Fitzgerald’s novel is a kind of author’s attempt to develop traditional narrative techniques. Fitzgerald creates a narrator through whose perception the narration is conducted, a narrator who is a witness to the events taking place, allowing the reader to draw the line between the real and the fictional. Nick Carraway, although not the main character of the novel, is one of its key figures. It is in Nick’s memories that the whole story is built. Taking on the role of a storyteller, he acts as a judge and evaluates himself and other characters. This way of narrative emphasizes the credibility of the story, its integrity. Fitzgerald uses a variety of techniques to organize the narrative in the novel.
One of these techniques is a misrepresentation of the point of view. Through their perception, the narrator can make a vivid and convincing impression on the reader. However, the narrative, which develops through the prism of the hero’s perception, has certain disadvantages. The narrator can describe only those events in which he was directly involved and talk about those feelings that he knows about, but he cannot penetrate the minds of other heroes to convey reliable information to the reader. Thus, the narrator must overcome the so-called “storyteller’s limit” for a fuller display of events.

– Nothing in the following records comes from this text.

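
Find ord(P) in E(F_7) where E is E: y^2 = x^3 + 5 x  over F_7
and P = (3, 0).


Compute successive multiples of P until we hit O:
  1P = (3, 0)
  2P = O

ord(P) = 2


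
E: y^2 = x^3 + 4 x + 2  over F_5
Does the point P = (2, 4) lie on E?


Check whether y^2 = x^3 + 4 x + 2 (mod 5) for (x, y) = (2, 4).
LHS: y^2 = 4^2 mod 5 = 1
RHS: x^3 + 4 x + 2 = 2^3 + 4*2 + 2 mod 5 = 3
LHS != RHS

No, not on the curve


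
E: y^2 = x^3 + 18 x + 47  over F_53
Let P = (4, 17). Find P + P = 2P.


Doubling: s = (3 x1^2 + a) / (2 y1)
s = (3*4^2 + 18) / (2*17) mod 53 = 30
x3 = s^2 - 2 x1 mod 53 = 30^2 - 2*4 = 44
y3 = s (x1 - x3) - y1 mod 53 = 30 * (4 - 44) - 17 = 2

2P = (44, 2)


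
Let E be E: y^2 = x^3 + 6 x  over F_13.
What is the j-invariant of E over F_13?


Delta = -16(4 a^3 + 27 b^2) mod 13 = 8
-1728 * (4 a)^3 = -1728 * (4*6)^3 mod 13 = 5
j = 5 * 8^(-1) mod 13 = 12

j = 12 (mod 13)


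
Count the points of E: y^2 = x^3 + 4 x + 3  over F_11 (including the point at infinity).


For each x in F_11, count y with y^2 = x^3 + 4 x + 3 mod 11:
  x = 0: RHS = 3, y in [5, 6]  -> 2 point(s)
  x = 3: RHS = 9, y in [3, 8]  -> 2 point(s)
  x = 5: RHS = 5, y in [4, 7]  -> 2 point(s)
  x = 6: RHS = 1, y in [1, 10]  -> 2 point(s)
  x = 7: RHS = 0, y in [0]  -> 1 point(s)
  x = 9: RHS = 9, y in [3, 8]  -> 2 point(s)
  x = 10: RHS = 9, y in [3, 8]  -> 2 point(s)
Affine points: 13. Add the point at infinity: total = 14.

#E(F_11) = 14


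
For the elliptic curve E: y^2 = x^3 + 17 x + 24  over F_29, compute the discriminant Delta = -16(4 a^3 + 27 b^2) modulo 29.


4 a^3 + 27 b^2 = 4*17^3 + 27*24^2 = 19652 + 15552 = 35204
Delta = -16 * (35204) = -563264
Delta mod 29 = 3

Delta = 3 (mod 29)


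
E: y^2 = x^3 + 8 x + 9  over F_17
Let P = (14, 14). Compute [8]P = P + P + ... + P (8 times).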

In addition to disrupting the way of storytelling, Fitzgerald uses a point-shift technique in his novel. A shift in point of view occurs when moving from the narrator’s point of view to another character’s opinion. This technique is applicable to describe events in which the hero-narrator was not a direct participant. This technique helps avoid the omission of important events for the novel and contributes to the development of the story’s content.
Fitzgerald uses a temporary glitch technique in organizing the space-time structure. A feature of this technique is that the hero-narrator can interrupt the chain of events, clarify uncertain moments of the story, provided that this information became known to him after the events described in the novel were completed.
One of the hallmarks of Fitzgerald’s narrative technique is the use of spaces in the narrative. In The Great Gatsby, Fitzgerald introduces gaps in the narrative, leaving the action unfinished to allow the reader to make his guess about what will happen next. Since the narrative is based on Nick’s recollections, the author admits that he may have overlooked some events. Fitzgerald uses this technique deliberately to gain more in-depth involvement of the reader in the events of the novel.
References
Bowen, E. (2019). The Demon Lover. Soundings.
Fitzgerald, S. F. (2019). The Great Gatsby (Wordsworth Collector’s Editions). Wordsworth Editions Ltd.
Updike, J. (1986). A & P: Lust in the Aisles (1st ed.). Redpath Press.